Researchers estimate that nearly 17 percent of people admitted to jail have serious mental illnesses—rates three times higher for men and five times higher for women than in the general population. Nearly 70 percent of adults in jails have a substance use disorder, and almost three-quarters of jail inmates with serious mental illnesses (72 percent) have co-occurring substance use disorders. The substantial number of individuals who are served by the behavioral health system that are also involved in the criminal justice system have complex needs that cannot be adequately resolved by one system alone, prompting the need for effective partnership and collaboration between the two systems. Indeed, behavioral healthcare providers and criminal justice professionals across the country are already collaborating in various ways to keep these individuals out of the criminal justice system and advance their recovery. Yet despite these efforts, community-based treatment providers are increasingly serving clients who are involved with the criminal justice system and have risk factors that compromise their recovery, create stress for their families, and negatively impact public safety and government spending.
Eight sessions on the Criminal Justice Track were held at the NCBH conference, including a standing-room-only talk by Dr. Fred Osher, Director of Health and Services Systems Policy at the CSG Justice Center, and a plenary by Honorable Steven Leifman, Miami-Dade County Court Judge and Chair of the Florida’s Supreme Court Task Force on Substance Abuse and Mental Health Issues in the Court. The sessions gave practitioners and experts the opportunity to explore how the behavioral health system can partner with criminal justice to address these alarming trends.
“Our new criminal justice track at the conference proved to be a wonderful opportunity for community-based behavioral health providers to learn from national experts on how best to serve those in the criminal justice system who have behavioral health challenges,” said NCBH Executive Vice President Jeannie Campbell. “We were pleased to be able to partner with the Council of State Governments Justice Center and Policy Research Associates, Inc. to offer the cutting edge sessions.”
The sessions featured emerging research and best practices from the field, including real-world examples of collaboration among treatment providers and criminal justice professionals to develop cross-system strategies that advance public health and public safety goals and emphasize a shared understanding that each system has unique roles and responsibilities in addressing the needs of individuals involved with the criminal justice system. Speakers stressed the importance of applying the risk-need-responsivity principles to reduce recidivism and promote recovery. Speakers also introduced evidence-based practices and promising, recovery-oriented practices that improve outcomes for justice-involved individuals with behavioral health and criminogenic needs.
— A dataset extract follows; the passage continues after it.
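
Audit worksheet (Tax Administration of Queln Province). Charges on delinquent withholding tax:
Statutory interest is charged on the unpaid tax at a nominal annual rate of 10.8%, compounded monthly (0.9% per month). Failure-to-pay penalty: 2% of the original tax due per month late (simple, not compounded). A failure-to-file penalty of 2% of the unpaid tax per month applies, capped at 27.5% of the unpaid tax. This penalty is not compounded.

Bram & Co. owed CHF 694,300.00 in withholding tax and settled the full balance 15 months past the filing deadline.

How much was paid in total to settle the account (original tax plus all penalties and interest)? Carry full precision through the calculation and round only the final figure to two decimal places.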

“Behavioral health professionals may not think that people with criminal histories are ‘their people,’ but the reality is that they are already serving them,” said GAINS Center Director Henry Steadman. “This track provides the opportunity to discuss overlapping populations in the behavioral health and criminal justice systems and how to provide the services many of these individuals need for recovery and to avoid reincarceration.”